By Billy Boy Arnold's account, the next day, as the band and their soon-to-be producers were setting up for a rehearsal, they were idly casting about for a stage name for Ellas McDaniel when Arnold thought of Bo Diddley. The name, Arnold said, described a "bowlegged guy, a comical-looking guy."

That may be all there is to tell about the name, except for the fact that a certain one-string guitar -- native to the Mississippi Delta, often homemade, in which a length of wire is stretched between two nails in a door -- is called a Diddley Bow (sometimes spelled Diddlie Bow). By his account, however, Mr. Diddley had never played one.

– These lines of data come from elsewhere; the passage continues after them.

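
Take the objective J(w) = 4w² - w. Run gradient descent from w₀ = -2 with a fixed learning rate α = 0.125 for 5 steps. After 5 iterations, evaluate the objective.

J′(w) = 8w - 1
w₁ = -2 − 0.125·(-17) = 0.125
w₂ = 0.125 − 0.125·0 = 0.125
w₃ = 0.125 − 0.125·0 = 0.125
w₄ = 0.125 − 0.125·0 = 0.125
w₅ = 0.125 − 0.125·0 = 0.125
J(0.125) = -0.0625

-0.0625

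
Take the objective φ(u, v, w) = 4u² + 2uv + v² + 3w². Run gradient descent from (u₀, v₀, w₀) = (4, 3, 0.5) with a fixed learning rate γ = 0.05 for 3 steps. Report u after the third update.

0.432

∇φ = (8u + 2v, 2u + 2v, 6w)
Step 1: at (4, 3, 0.5), ∇φ = (38, 14, 3) → (4, 3, 0.5) − 0.05·(38, 14, 3) = (2.1, 2.3, 0.35)
Step 2: at (2.1, 2.3, 0.35), ∇φ = (21.4, 8.8, 2.1) → (2.1, 2.3, 0.35) − 0.05·(21.4, 8.8, 2.1) = (1.03, 1.86, 0.245)
Step 3: at (1.03, 1.86, 0.245), ∇φ = (11.96, 5.78, 1.47) → (1.03, 1.86, 0.245) − 0.05·(11.96, 5.78, 1.47) = (0.432, 1.571, 0.1715)
u = 0.432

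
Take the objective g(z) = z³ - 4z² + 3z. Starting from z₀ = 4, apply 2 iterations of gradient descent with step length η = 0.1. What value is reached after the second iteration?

g′(z) = 3z² - 8z + 3
z₁ = 4 − 0.1·19 = 2.1
z₂ = 2.1 − 0.1·(-0.57) = 2.157

2.157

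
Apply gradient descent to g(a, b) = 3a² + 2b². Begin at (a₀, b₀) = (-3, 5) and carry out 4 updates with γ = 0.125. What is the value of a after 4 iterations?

∇g = (6a, 4b)
Step 1: at (-3, 5), ∇g = (-18, 20) → (-3, 5) − 0.125·(-18, 20) = (-0.75, 2.5)
Step 2: at (-0.75, 2.5), ∇g = (-4.5, 10) → (-0.75, 2.5) − 0.125·(-4.5, 10) = (-0.1875, 1.25)
Step 3: at (-0.1875, 1.25), ∇g = (-1.125, 5) → (-0.1875, 1.25) − 0.125·(-1.125, 5) = (-0.046875, 0.625)
Step 4: at (-0.046875, 0.625), ∇g = (-0.28125, 2.5) → (-0.046875, 0.625) − 0.125·(-0.28125, 2.5) = (-0.01171875, 0.3125)
a = -0.01171875

-0.01171875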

In any case, Otha Ellas McDaniel had a new name and the title of a new song, whose lyrics began, "Bo Diddley bought his babe a diamond ring." "Bo Diddley" became the A side of his first single, in 1955, on the Checker label, a subsidiary of Chess. It reached No. 2 on the Billboard chart.

As his fame rose, his personal life grew complicated. His first marriage, at the age of 18, to Louise Woolingham, lasted less than a year. His second marriage, in 1949, to Ethel "Tootsie" Smith, unraveled in the late 1950s. He then moved from Chicago to Washington, settling in the Mount Pleasant district, where he built a studio in his home.

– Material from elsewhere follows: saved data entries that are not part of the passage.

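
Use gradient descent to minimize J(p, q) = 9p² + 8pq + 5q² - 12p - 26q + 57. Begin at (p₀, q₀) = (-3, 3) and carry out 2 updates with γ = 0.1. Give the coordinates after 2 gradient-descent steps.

∇J = (18p + 8q - 12, 8p + 10q - 26)
(p₁, q₁) = (-3, 3) − 0.1·(-42, -20) = (1.2, 5)
(p₂, q₂) = (1.2, 5) − 0.1·(49.6, 33.6) = (-3.76, 1.64)

(-3.76, 1.64)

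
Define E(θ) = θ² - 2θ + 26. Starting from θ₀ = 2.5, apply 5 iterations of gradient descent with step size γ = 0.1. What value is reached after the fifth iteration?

E′(θ) = 2θ - 2
Step 1: E′(2.5) = 3; θ₁ = 2.5 − 0.1·3 = 2.2
Step 2: E′(2.2) = 2.4; θ₂ = 2.2 − 0.1·2.4 = 1.96
Step 3: E′(1.96) = 1.92; θ₃ = 1.96 − 0.1·1.92 = 1.768
Step 4: E′(1.768) = 1.536; θ₄ = 1.768 − 0.1·1.536 = 1.6144
Step 5: E′(1.6144) = 1.2288; θ₅ = 1.6144 − 0.1·1.2288 = 1.49152

1.49152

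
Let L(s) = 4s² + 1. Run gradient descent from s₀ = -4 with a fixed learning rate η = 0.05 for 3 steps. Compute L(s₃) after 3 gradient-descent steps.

L′(s) = 8s
s₁ = -4 − 0.05·(-32) = -2.4
s₂ = -2.4 − 0.05·(-19.2) = -1.44
s₃ = -1.44 − 0.05·(-11.52) = -0.864
L(-0.864) = 3.985984

3.985984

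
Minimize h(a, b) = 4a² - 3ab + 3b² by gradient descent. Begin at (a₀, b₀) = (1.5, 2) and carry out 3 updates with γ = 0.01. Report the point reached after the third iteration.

∇h = (8a - 3b, -3a + 6b)
(a₁, b₁) = (1.5, 2) − 0.01·(6, 7.5) = (1.44, 1.925)
(a₂, b₂) = (1.44, 1.925) − 0.01·(5.745, 7.23) = (1.38255, 1.8527)
(a₃, b₃) = (1.38255, 1.8527) − 0.01·(5.5023, 6.96855) = (1.327527, 1.7830145)

(1.327527, 1.7830145)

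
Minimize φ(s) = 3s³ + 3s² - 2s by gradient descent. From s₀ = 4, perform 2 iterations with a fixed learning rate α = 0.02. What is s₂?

0.555168

φ′(s) = 9s² + 6s - 2
s₁ = 4 − 0.02·166 = 0.68
s₂ = 0.68 − 0.02·6.2416 = 0.555168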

Separated from his wife, he was performing in Birmingham, Ala., when, backstage, he met a young door-to-door magazine saleswoman named Kay Reynolds, a fan, who was 15 and white. They moved in together in short order and were soon married, in spite of Southern taboos and laws against racial intermarriage.

During the late 1950s, Mr. Diddley's band featured a female guitarist, Peggy Jones (stage-named Lady Bo), at a time when there were scarcely any women in rock. She was replaced by Norma Jean Wofford, whom Mr. Diddley called the Duchess. He pretended she was his sister, he said, to be in a better position to protect her on the road.

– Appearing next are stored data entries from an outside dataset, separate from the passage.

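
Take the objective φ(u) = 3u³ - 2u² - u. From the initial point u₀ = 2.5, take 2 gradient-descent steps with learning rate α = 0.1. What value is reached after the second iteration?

φ′(u) = 9u² - 4u - 1
Step 1: φ′(2.5) = 45.25; u₁ = 2.5 − 0.1·45.25 = -2.025
Step 2: φ′(-2.025) = 44.005625; u₂ = -2.025 − 0.1·44.005625 = -6.4255625

-6.4255625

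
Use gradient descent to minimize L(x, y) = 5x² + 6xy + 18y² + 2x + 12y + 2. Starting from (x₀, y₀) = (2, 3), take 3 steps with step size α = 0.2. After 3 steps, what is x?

-213.936

∇L = (10x + 6y + 2, 6x + 36y + 12)
(x₁, y₁) = (2, 3) − 0.2·(40, 132) = (-6, -23.4)
(x₂, y₂) = (-6, -23.4) − 0.2·(-198.4, -866.4) = (33.68, 149.88)
(x₃, y₃) = (33.68, 149.88) − 0.2·(1238.08, 5609.76) = (-213.936, -972.072)
x = -213.936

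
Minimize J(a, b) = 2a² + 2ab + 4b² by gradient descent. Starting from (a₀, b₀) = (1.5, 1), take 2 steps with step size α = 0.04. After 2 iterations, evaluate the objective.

2.66154368

∇J = (4a + 2b, 2a + 8b)
(a₁, b₁) = (1.5, 1) − 0.04·(8, 11) = (1.18, 0.56)
(a₂, b₂) = (1.18, 0.56) − 0.04·(5.84, 6.84) = (0.9464, 0.2864)
J(0.9464, 0.2864) = 2.66154368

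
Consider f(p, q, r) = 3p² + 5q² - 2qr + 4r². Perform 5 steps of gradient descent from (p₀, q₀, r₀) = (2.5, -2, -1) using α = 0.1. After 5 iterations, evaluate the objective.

0.002120192

∇f = (6p, 10q - 2r, -2q + 8r)
Step 1: at (2.5, -2, -1), ∇f = (15, -18, -4) → (2.5, -2, -1) − 0.1·(15, -18, -4) = (1, -0.2, -0.6)
Step 2: at (1, -0.2, -0.6), ∇f = (6, -0.8, -4.4) → (1, -0.2, -0.6) − 0.1·(6, -0.8, -4.4) = (0.4, -0.12, -0.16)
Step 3: at (0.4, -0.12, -0.16), ∇f = (2.4, -0.88, -1.04) → (0.4, -0.12, -0.16) − 0.1·(2.4, -0.88, -1.04) = (0.16, -0.032, -0.056)
Step 4: at (0.16, -0.032, -0.056), ∇f = (0.96, -0.208, -0.384) → (0.16, -0.032, -0.056) − 0.1·(0.96, -0.208, -0.384) = (0.064, -0.0112, -0.0176)
Step 5: at (0.064, -0.0112, -0.0176), ∇f = (0.384, -0.0768, -0.1184) → (0.064, -0.0112, -0.0176) − 0.1·(0.384, -0.0768, -0.1184) = (0.0256, -0.00352, -0.00576)
f(0.0256, -0.00352, -0.00576) = 0.002120192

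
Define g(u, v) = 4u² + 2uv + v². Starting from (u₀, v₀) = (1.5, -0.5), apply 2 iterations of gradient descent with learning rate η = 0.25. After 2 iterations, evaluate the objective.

∇g = (8u + 2v, 2u + 2v)
(u₁, v₁) = (1.5, -0.5) − 0.25·(11, 2) = (-1.25, -1)
(u₂, v₂) = (-1.25, -1) − 0.25·(-12, -4.5) = (1.75, 0.125)
g(1.75, 0.125) = 12.703125

12.703125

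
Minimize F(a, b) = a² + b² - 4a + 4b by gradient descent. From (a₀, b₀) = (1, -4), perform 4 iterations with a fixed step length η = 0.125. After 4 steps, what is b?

-2.6328125

∇F = (2a - 4, 2b + 4)
Step 1: at (1, -4), ∇F = (-2, -4) → (1, -4) − 0.125·(-2, -4) = (1.25, -3.5)
Step 2: at (1.25, -3.5), ∇F = (-1.5, -3) → (1.25, -3.5) − 0.125·(-1.5, -3) = (1.4375, -3.125)
Step 3: at (1.4375, -3.125), ∇F = (-1.125, -2.25) → (1.4375, -3.125) − 0.125·(-1.125, -2.25) = (1.578125, -2.84375)
Step 4: at (1.578125, -2.84375), ∇F = (-0.84375, -1.6875) → (1.578125, -2.84375) − 0.125·(-0.84375, -1.6875) = (1.68359375, -2.6328125)
b = -2.6328125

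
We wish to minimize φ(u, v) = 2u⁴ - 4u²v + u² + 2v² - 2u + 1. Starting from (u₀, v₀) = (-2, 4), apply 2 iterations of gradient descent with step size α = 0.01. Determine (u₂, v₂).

∇φ = (8u³ - 8uv + 2u - 2, -4u² + 4v)
Step 1: at (-2, 4), ∇φ = (-6, 0) → (-2, 4) − 0.01·(-6, 0) = (-1.94, 4)
Step 2: at (-1.94, 4), ∇φ = (-2.211072, 0.9456) → (-1.94, 4) − 0.01·(-2.211072, 0.9456) = (-1.91788928, 3.990544)

(-1.91788928, 3.990544)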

Since the early '80s, Mr. Diddley had lived in Archer, Fla., near Gainesville, owning 76 acres and a recording studio. His passions were fishing and old cars, including a 1969 purple Cadillac hearse. In 1992, he married Sylia Paiz, who became his fourth wife.

His survivors also include his children, Evelyn Kelly, Ellas A. McDaniel, Tammi D. McDaniel and Terri Lynn McDaniel, as well as 15 grandchildren, 15 great-grandchildren and three great-great-grandchildren.

Mr. Diddley attributed his longevity to abstinence from drugs and drinking, but in recent years he had suffered from diabetes. After a concert in Iowa on May 13, he had a stroke. Last Aug. 28, he suffered a heart attack in Gainesville and was hospitalized.